Er musterte mich nun endlich, sah zu mir, wo mir auffiel, wie sein Blick an meinem überschminkten Veilchen hängen blieb, er gleich wieder deutlich angespannter wirkte. Also hatte er das alles nicht einfach vergessen und Scott innerlich vergeben. War auch etwas naiv, das zu hoffen.

„Tut es noch weh?", fragte er und ich schüttelte den Kopf. „Ich sage ja, es ist nur halb so wild gewesen."

„Es ist nicht halb so wild, ich hasse mich auf dich gehört zu haben und dem Dreckskerl nicht alle Zähne ausgeschlagen zu haben."
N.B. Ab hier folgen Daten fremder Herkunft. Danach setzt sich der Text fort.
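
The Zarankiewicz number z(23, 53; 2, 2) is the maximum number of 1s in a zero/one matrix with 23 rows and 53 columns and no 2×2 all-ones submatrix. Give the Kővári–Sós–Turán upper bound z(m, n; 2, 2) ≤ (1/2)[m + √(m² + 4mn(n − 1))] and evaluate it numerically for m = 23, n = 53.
z(23, 53; 2, 2) ≤ (1/2)[23 + √(23² + 4·23·53·52)] = (1/2)[23 + √254081] = 263.5322

Kővári–Sós–Turán: let r_1, ..., r_23 be the row sums and z = Σ r_i the total number of 1s. Each pair of columns can share at most one row with both entries 1 (else a 2×2 all-ones block appears), so Σ_i C(r_i, 2) ≤ C(53, 2) = 1378. By convexity Σ_i C(r_i, 2) ≥ 23·C(z/23, 2) = z(z − 23)/(2·23), giving z² − 23z − 23·53·52 ≤ 0 and hence z ≤ (1/2)[23 + √(529 + 4·63388)] = (1/2)[23 + √254081] ≈ (1/2)(23 + 504.0645) = 263.5322.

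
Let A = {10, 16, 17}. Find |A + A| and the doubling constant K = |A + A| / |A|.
K = |A + A| / |A| = 6/3 = 2

Enumerate A + A = {a + b : a, b ∈ A}. With |A| = 3, there are |A|^2 = 9 ordered sum pairs; collecting distinct values, A + A = {20, 26, 27, 32, 33, 34}, so |A + A| = 6. Thus K = 6/3 = 2. For comparison, the minimum possible |A + A| over all 3-element sets is 2·3 − 1 = 5 (so min K = 5/3), attained only by arithmetic progressions.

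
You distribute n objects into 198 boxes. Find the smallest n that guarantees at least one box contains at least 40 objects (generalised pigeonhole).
n = (40 − 1)·198 + 1 = 7723

By the generalised pigeonhole principle, to guarantee some box contains ≥ r objects we need more than (r − 1) · k objects total. Threshold: n = (r − 1) · k + 1. With r = 40 and k = 198: n = 39 · 198 + 1 = 7722 + 1 = 7723. For n = 7722 = 39 · 198, we can put exactly 39 objects in every box, avoiding 40 in any single one — so 7723 is tight.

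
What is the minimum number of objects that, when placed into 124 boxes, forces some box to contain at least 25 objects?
n = (25 − 1)·124 + 1 = 2977

By the generalised pigeonhole principle, to guarantee some box contains ≥ r objects we need more than (r − 1) · k objects total. Threshold: n = (r − 1) · k + 1. With r = 25 and k = 124: n = 24 · 124 + 1 = 2976 + 1 = 2977. For n = 2976 = 24 · 124, we can put exactly 24 objects in every box, avoiding 25 in any single one — so 2977 is tight.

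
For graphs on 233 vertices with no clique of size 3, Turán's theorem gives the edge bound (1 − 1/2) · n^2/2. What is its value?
Turán density bound = (1/2) · 233^2/2 = 54289/4 ≈ 13572.25

Turán's theorem: ex(n, K_{r+1}) is achieved by the complete r-partite Turán graph T(n, r) with parts as balanced as possible, and is at most (1 − 1/r) · n^2/2. For r = 2, n = 233: the density bound is (1/2) · 54289/2 = 54289/4 ≈ 13572.25. The integer-valued extremum is e(T(233, 2)) = 13572, which is strictly less than the density bound 54289/4 since 2 ∤ 233 (the parts of T(233, 2) cannot all be equal).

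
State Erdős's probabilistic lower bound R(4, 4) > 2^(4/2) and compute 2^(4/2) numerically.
2^(4/2) = 4; so R(4, 4) > 4

Colour each edge of K_n uniformly at random with red/blue. The expected number of monochromatic K_4 is C(n, 4) · 2 · 2^(−C(4,2)). If C(n, 4) · 2^(1 − C(4,2)) < 1, then with positive probability no monochromatic K_4 exists, so R(4, 4) > n. The standard estimate C(n, 4) ≤ n^4/4! shows this inequality holds whenever n ≤ 2^(4/2) (since 4! · 2^(C(4,2) − 1) > 2^(4^2/2) ≥ n^4). Hence R(4, 4) > 2^(4/2) = 4.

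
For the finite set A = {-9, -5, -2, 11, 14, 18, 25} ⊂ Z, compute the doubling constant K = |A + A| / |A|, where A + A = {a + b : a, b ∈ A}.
K = |A + A| / |A| = 24/7

Enumerate A + A = {a + b : a, b ∈ A}. With |A| = 7, there are |A|^2 = 49 ordered sum pairs; collecting distinct values, A + A = {-18, -14, -11, -10, -7, -4, 2, 5, 6, 9, 12, 13, 16, 20, 22, 23, 25, 28, 29, 32, 36, 39, 43, 50}, so |A + A| = 24. Thus K = 24/7. For comparison, the minimum possible |A + A| over all 7-element sets is 2·7 − 1 = 13 (so min K = 13/7), attained only by arithmetic progressions.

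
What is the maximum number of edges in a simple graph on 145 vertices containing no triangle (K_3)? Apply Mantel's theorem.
ex(145, K_3) = ⌊145^2/4⌋ = 5256

Mantel (1907): a triangle-free graph on n vertices has at most ⌊n^2/4⌋ edges, with equality for the complete bipartite graph K_{⌊n/2⌋, ⌈n/2⌉}. For n = 145: ⌊145^2/4⌋ = ⌊21025/4⌋ = 5256. The extremal graph is K_{72, 73}, which has 72·73 = 5256 edges.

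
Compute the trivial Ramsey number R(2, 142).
R(2, 142) = 142

R(2, k) = k for all k ≥ 2: in a 2-colouring of K_k, either some edge is red (a red K_2) or all edges are blue (a blue K_k). And K_{141} coloured all-blue has no blue K_142, so R(2, 142) > 141. Hence R(2, 142) = 142.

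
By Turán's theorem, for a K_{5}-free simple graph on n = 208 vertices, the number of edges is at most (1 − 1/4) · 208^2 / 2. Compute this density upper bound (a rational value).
Turán density bound = (3/4) · 208^2/2 = 16224

Turán's theorem: ex(n, K_{r+1}) is achieved by the complete r-partite Turán graph T(n, r) with parts as balanced as possible, and is at most (1 − 1/r) · n^2/2. For r = 4, n = 208: the density bound is (3/4) · 43264/2 = 16224. Since 4 ∣ 208, the Turán graph T(208, 4) has parts of equal size 52, and its edge count e(T(208, 4)) = 16224 attains the density bound exactly.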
„Das wäre er nicht wert gewesen!", meinte ich, wusste immer noch nicht, was ich davon halten sollte, wie verändert er mir gegenüber war. Er war weniger gemein, zeigte offen, dass er sich um mich sorgte, fing von allein Gespräche mit mir an, küsste mich einfach, ignorierte mich wieder. Mir schwirrte der Kopf allmählich von seiner Art. Vielleicht hatte er sich ja damit abgefunden, dass wir verbunden waren, wollte ein halbwegs gutes Verhältnis zu mir aufbauen. Es würde mich freuen, doch gleichzeitig würde es keinen Sinn ergeben, wenn wir dann so intime Momente miteinander hatten und uns anschließend wieder aus dem Weg gingen. Ich war mir sicher, dass er einfach genauso planlos über unser Verhältnis war wie ich. Er wusste sicher einfach gar nichts mit mir anzufangen.
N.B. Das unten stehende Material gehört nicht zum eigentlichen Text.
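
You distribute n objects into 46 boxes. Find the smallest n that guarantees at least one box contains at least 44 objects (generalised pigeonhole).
n = (44 − 1)·46 + 1 = 1979

By the generalised pigeonhole principle, to guarantee some box contains ≥ r objects we need more than (r − 1) · k objects total. Threshold: n = (r − 1) · k + 1. With r = 44 and k = 46: n = 43 · 46 + 1 = 1978 + 1 = 1979. For n = 1978 = 43 · 46, we can put exactly 43 objects in every box, avoiding 44 in any single one — so 1979 is tight.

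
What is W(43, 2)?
W(43, 2) = 43 + 1 = 44

A 2-term AP is any pair of integers, so a monochromatic 2-AP exists iff some colour is used at least twice. With 43 colours, the colouring i ↦ i on {1, ..., 43} uses each colour once, avoiding any monochromatic pair, so W(43, 2) > 43. For {1, ..., 44}, pigeonhole forces two integers of the same colour, which form a monochromatic 2-AP. Hence W(43, 2) = 44.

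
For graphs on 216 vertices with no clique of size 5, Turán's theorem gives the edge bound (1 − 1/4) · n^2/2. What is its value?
Turán density bound = (3/4) · 216^2/2 = 17496

Turán's theorem: ex(n, K_{r+1}) is achieved by the complete r-partite Turán graph T(n, r) with parts as balanced as possible, and is at most (1 − 1/r) · n^2/2. For r = 4, n = 216: the density bound is (3/4) · 46656/2 = 17496. Since 4 ∣ 216, the Turán graph T(216, 4) has parts of equal size 54, and its edge count e(T(216, 4)) = 17496 attains the density bound exactly.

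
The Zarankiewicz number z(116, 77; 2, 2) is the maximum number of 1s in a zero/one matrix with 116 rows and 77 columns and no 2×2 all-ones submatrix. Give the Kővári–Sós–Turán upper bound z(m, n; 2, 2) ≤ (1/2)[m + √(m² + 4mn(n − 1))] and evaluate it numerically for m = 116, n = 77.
z(116, 77; 2, 2) ≤ (1/2)[116 + √(116² + 4·116·77·76)] = (1/2)[116 + √2728784] = 883.9516

Kővári–Sós–Turán: let r_1, ..., r_116 be the row sums and z = Σ r_i the total number of 1s. Each pair of columns can share at most one row with both entries 1 (else a 2×2 all-ones block appears), so Σ_i C(r_i, 2) ≤ C(77, 2) = 2926. By convexity Σ_i C(r_i, 2) ≥ 116·C(z/116, 2) = z(z − 116)/(2·116), giving z² − 116z − 116·77·76 ≤ 0 and hence z ≤ (1/2)[116 + √(13456 + 4·678832)] = (1/2)[116 + √2728784] ≈ (1/2)(116 + 1651.9031) = 883.9516.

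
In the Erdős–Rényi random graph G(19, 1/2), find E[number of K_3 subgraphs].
E[# K_3] = C(19, 3) · (1/2)^C(3, 2) = 969 / 2^3 = 121.125

For each 3-subset S of vertices (there are C(19, 3) = 969 such S), let X_S = 1 if S induces a K_3 (all C(3, 2) = 3 edges present). Then P(X_S = 1) = (1/2)^3 = 1/8. By linearity of expectation, E[# K_3] = C(19, 3) · (1/2)^3 = 969 / 8 = 121.125.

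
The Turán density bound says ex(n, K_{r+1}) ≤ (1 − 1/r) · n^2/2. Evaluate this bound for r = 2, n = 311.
Turán density bound = (1/2) · 311^2/2 = 96721/4 ≈ 24180.25

Turán's theorem: ex(n, K_{r+1}) is achieved by the complete r-partite Turán graph T(n, r) with parts as balanced as possible, and is at most (1 − 1/r) · n^2/2. For r = 2, n = 311: the density bound is (1/2) · 96721/2 = 96721/4 ≈ 24180.25. The integer-valued extremum is e(T(311, 2)) = 24180, which is strictly less than the density bound 96721/4 since 2 ∤ 311 (the parts of T(311, 2) cannot all be equal).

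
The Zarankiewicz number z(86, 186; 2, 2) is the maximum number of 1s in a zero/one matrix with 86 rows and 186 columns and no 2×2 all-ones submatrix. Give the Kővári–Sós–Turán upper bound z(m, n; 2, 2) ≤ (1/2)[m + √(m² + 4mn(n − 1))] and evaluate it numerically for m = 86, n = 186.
z(86, 186; 2, 2) ≤ (1/2)[86 + √(86² + 4·86·186·185)] = (1/2)[86 + √11844436] = 1763.7873

Kővári–Sós–Turán: let r_1, ..., r_86 be the row sums and z = Σ r_i the total number of 1s. Each pair of columns can share at most one row with both entries 1 (else a 2×2 all-ones block appears), so Σ_i C(r_i, 2) ≤ C(186, 2) = 17205. By convexity Σ_i C(r_i, 2) ≥ 86·C(z/86, 2) = z(z − 86)/(2·86), giving z² − 86z − 86·186·185 ≤ 0 and hence z ≤ (1/2)[86 + √(7396 + 4·2959260)] = (1/2)[86 + √11844436] ≈ (1/2)(86 + 3441.5746) = 1763.7873.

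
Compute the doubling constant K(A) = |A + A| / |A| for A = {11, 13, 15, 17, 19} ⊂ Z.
K = |A + A| / |A| = 9/5

Enumerate A + A = {a + b : a, b ∈ A}. With |A| = 5, there are |A|^2 = 25 ordered sum pairs; collecting distinct values, A + A = {22, 24, 26, 28, 30, 32, 34, 36, 38}, so |A + A| = 9. Thus K = 9/5. Here |A + A| = 2|A| − 1 = 9, the minimum possible — so K = 9/5 is minimal, which holds iff A is an arithmetic progression.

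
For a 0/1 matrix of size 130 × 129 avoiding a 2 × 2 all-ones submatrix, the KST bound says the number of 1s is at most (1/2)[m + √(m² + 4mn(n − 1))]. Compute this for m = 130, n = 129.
z(130, 129; 2, 2) ≤ (1/2)[130 + √(130² + 4·130·129·128)] = (1/2)[130 + √8603140] = 1531.5555

Kővári–Sós–Turán: let r_1, ..., r_130 be the row sums and z = Σ r_i the total number of 1s. Each pair of columns can share at most one row with both entries 1 (else a 2×2 all-ones block appears), so Σ_i C(r_i, 2) ≤ C(129, 2) = 8256. By convexity Σ_i C(r_i, 2) ≥ 130·C(z/130, 2) = z(z − 130)/(2·130), giving z² − 130z − 130·129·128 ≤ 0 and hence z ≤ (1/2)[130 + √(16900 + 4·2146560)] = (1/2)[130 + √8603140] ≈ (1/2)(130 + 2933.111) = 1531.5555.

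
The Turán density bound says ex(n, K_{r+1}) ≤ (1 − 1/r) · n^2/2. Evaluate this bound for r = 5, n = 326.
Turán density bound = (4/5) · 326^2/2 = 212552/5 ≈ 42510.4

Turán's theorem: ex(n, K_{r+1}) is achieved by the complete r-partite Turán graph T(n, r) with parts as balanced as possible, and is at most (1 − 1/r) · n^2/2. For r = 5, n = 326: the density bound is (4/5) · 106276/2 = 212552/5 ≈ 42510.4. The integer-valued extremum is e(T(326, 5)) = 42510, which is strictly less than the density bound 212552/5 since 5 ∤ 326 (the parts of T(326, 5) cannot all be equal).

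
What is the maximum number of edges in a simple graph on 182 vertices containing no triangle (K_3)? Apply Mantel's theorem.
ex(182, K_3) = ⌊182^2/4⌋ = 8281

Mantel (1907): a triangle-free graph on n vertices has at most ⌊n^2/4⌋ edges, with equality for the complete bipartite graph K_{⌊n/2⌋, ⌈n/2⌉}. For n = 182: ⌊182^2/4⌋ = ⌊33124/4⌋ = 8281. The extremal graph is K_{91, 91}, which has 91·91 = 8281 edges.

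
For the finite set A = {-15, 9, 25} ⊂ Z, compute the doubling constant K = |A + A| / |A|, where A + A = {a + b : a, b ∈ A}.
K = |A + A| / |A| = 6/3 = 2

Enumerate A + A = {a + b : a, b ∈ A}. With |A| = 3, there are |A|^2 = 9 ordered sum pairs; collecting distinct values, A + A = {-30, -6, 10, 18, 34, 50}, so |A + A| = 6. Thus K = 6/3 = 2. For comparison, the minimum possible |A + A| over all 3-element sets is 2·3 − 1 = 5 (so min K = 5/3), attained only by arithmetic progressions.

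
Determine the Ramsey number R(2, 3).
R(2, 3) = 3

R(2, k) = k for all k ≥ 2: in a 2-colouring of K_k, either some edge is red (a red K_2) or all edges are blue (a blue K_k). And K_{2} coloured all-blue has no blue K_3, so R(2, 3) > 2. Hence R(2, 3) = 3.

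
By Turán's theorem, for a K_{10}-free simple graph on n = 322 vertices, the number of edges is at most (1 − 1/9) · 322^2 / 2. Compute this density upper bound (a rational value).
Turán density bound = (8/9) · 322^2/2 = 414736/9 ≈ 46081.7778

Turán's theorem: ex(n, K_{r+1}) is achieved by the complete r-partite Turán graph T(n, r) with parts as balanced as possible, and is at most (1 − 1/r) · n^2/2. For r = 9, n = 322: the density bound is (8/9) · 103684/2 = 414736/9 ≈ 46081.7778. The integer-valued extremum is e(T(322, 9)) = 46081, which is strictly less than the density bound 414736/9 since 9 ∤ 322 (the parts of T(322, 9) cannot all be equal).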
„Was auch immer, er sollte mir lieber nicht über den Weg laufen."

„Wenn er schlau ist, wird er das auch nicht", sagte ich. Scott kam mir nur leider nicht sehr intelligent vor, was Reed auch so sah, der schmunzeln musste von meinen Worten, wieder lockerer wurde und das Thema gleich wechselte. „Wir können in den Irrgarten und weg von der Menge", schlug er vor und obwohl ich wusste, dass er es nicht ernst meinte, schüttelte ich den Kopf. „Selbst wenn ich wollte, das Tor ist verschlossen."
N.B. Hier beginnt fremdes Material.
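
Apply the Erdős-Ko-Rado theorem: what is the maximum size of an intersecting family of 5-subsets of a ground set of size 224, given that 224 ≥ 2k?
max |F| = C(223, 4) = 100290905

Erdős-Ko-Rado (1961): when n ≥ 2k, max |F| = C(n−1, k−1). The bound is attained by the star {A : i ∈ A} for any fixed i ∈ [n]. Here C(224−1, 5−1) = C(223, 4) = 100290905.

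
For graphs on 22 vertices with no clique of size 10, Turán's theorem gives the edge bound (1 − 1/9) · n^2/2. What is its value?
Turán density bound = (8/9) · 22^2/2 = 1936/9 ≈ 215.1111

Turán's theorem: ex(n, K_{r+1}) is achieved by the complete r-partite Turán graph T(n, r) with parts as balanced as possible, and is at most (1 − 1/r) · n^2/2. For r = 9, n = 22: the density bound is (8/9) · 484/2 = 1936/9 ≈ 215.1111. The integer-valued extremum is e(T(22, 9)) = 214, which is strictly less than the density bound 1936/9 since 9 ∤ 22 (the parts of T(22, 9) cannot all be equal).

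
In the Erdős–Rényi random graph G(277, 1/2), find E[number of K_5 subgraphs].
E[# K_5] = C(277, 5) · (1/2)^C(5, 2) = 13105497405 / 2^10 ≈ 12798337.309570

For each 5-subset S of vertices (there are C(277, 5) = 13105497405 such S), let X_S = 1 if S induces a K_5 (all C(5, 2) = 10 edges present). Then P(X_S = 1) = (1/2)^10 = 1/1024. By linearity of expectation, E[# K_5] = C(277, 5) · (1/2)^10 = 13105497405 / 1024 ≈ 12798337.309570.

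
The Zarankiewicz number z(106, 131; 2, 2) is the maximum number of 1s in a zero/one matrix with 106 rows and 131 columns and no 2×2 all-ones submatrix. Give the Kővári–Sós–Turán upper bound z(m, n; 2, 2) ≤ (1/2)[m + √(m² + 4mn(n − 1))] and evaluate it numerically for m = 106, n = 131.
z(106, 131; 2, 2) ≤ (1/2)[106 + √(106² + 4·106·131·130)] = (1/2)[106 + √7231956] = 1397.6148

Kővári–Sós–Turán: let r_1, ..., r_106 be the row sums and z = Σ r_i the total number of 1s. Each pair of columns can share at most one row with both entries 1 (else a 2×2 all-ones block appears), so Σ_i C(r_i, 2) ≤ C(131, 2) = 8515. By convexity Σ_i C(r_i, 2) ≥ 106·C(z/106, 2) = z(z − 106)/(2·106), giving z² − 106z − 106·131·130 ≤ 0 and hence z ≤ (1/2)[106 + √(11236 + 4·1805180)] = (1/2)[106 + √7231956] ≈ (1/2)(106 + 2689.2296) = 1397.6148.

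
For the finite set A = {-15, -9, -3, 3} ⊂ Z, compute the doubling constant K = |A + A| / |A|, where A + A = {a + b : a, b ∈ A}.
K = |A + A| / |A| = 7/4

Enumerate A + A = {a + b : a, b ∈ A}. With |A| = 4, there are |A|^2 = 16 ordered sum pairs; collecting distinct values, A + A = {-30, -24, -18, -12, -6, 0, 6}, so |A + A| = 7. Thus K = 7/4. Here |A + A| = 2|A| − 1 = 7, the minimum possible — so K = 7/4 is minimal, which holds iff A is an arithmetic progression.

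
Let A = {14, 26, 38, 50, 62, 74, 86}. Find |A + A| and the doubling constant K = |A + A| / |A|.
K = |A + A| / |A| = 13/7

Enumerate A + A = {a + b : a, b ∈ A}. With |A| = 7, there are |A|^2 = 49 ordered sum pairs; collecting distinct values, A + A = {28, 40, 52, 64, 76, 88, 100, 112, 124, 136, 148, 160, 172}, so |A + A| = 13. Thus K = 13/7. Here |A + A| = 2|A| − 1 = 13, the minimum possible — so K = 13/7 is minimal, which holds iff A is an arithmetic progression.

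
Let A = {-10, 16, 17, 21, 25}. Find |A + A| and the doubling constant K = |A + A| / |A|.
K = |A + A| / |A| = 14/5

Enumerate A + A = {a + b : a, b ∈ A}. With |A| = 5, there are |A|^2 = 25 ordered sum pairs; collecting distinct values, A + A = {-20, 6, 7, 11, 15, 32, 33, 34, 37, 38, 41, 42, 46, 50}, so |A + A| = 14. Thus K = 14/5. For comparison, the minimum possible |A + A| over all 5-element sets is 2·5 − 1 = 9 (so min K = 9/5), attained only by arithmetic progressions.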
„Hat dich letztes Mal offenbar auch nicht hindern können", erwiderte er und sah zu mir, wo seine Augen amüsiert funkelten und ich ganz kurz vergaß zu atmen, zu überwältigt von seinem Blick war ich, von ihm als Person. Wollte er mir etwa von sich aus wieder näherkommen? Worauf wollte er hinaus? War es denn von Bedeutung? Eigentlich schon. Ich sollte mich nicht so von ihm ausnutzen lassen. Er konnte nicht immer nur dann zu mir kommen, wenn er körperliche Nähe brauchte. Ich war mehr als ein Spielzeug, doch vielleicht verurteilte ich ihn auch einfach zu schnell? Oh, wie gern ich all meine Fragen laut aussprechen würde, nur wie ich ihn kannte, würde er einfach dicht machen und wieder die Flucht ergreifen.

„Ich glaube ja mittlerweile, dass ich nur dort hinein bin, weil du drinnen warst. Ich denke nachts verliere ich die Kontrolle über meinen Geist oder so und dann spüre ich unser bescheuertes Band und glaube, zu dir zu müssen", sagte ich, hatte die Vermutung schon gehabt, als ich ihn im Irrgarten getroffen hatte damals in dieser einen Nacht. Ich bereute es jedoch sofort, das angesprochen zu haben, vermutlich klang das völlig albern und nun dachte er, ich wäre besessen von ihm oder so. Zu meiner Erleichterung, nickte er verstehend, wirkte nicht amüsiert oder abfällig. „Kann gut sein. So etwas kommt ab und an bei Paaren vor."

„Vergeht es denn irgendwann?"

„Nein, aber wenn du nachts heimlich in mein Bett kommst, verspreche ich, dich nicht von der Bettkante zu stoßen", sagte er scherzend und ich schlug ihm gegen die Schulter, was ihn nur lachen ließ. Oh, wie schön sein Lachen sich doch anhörte. Dass er überhaupt in der Lage war, solche Witze zu machen, war schon bemerkenswert genug. Wieso musste seine Stimmung sich auch nur immer so ändern? Wieso konnte er nicht immer so lebhaft, scherzend drauf sein?

„Nicht witzig. Ich finde es ziemlich unangenehm, so machtlos zu sein."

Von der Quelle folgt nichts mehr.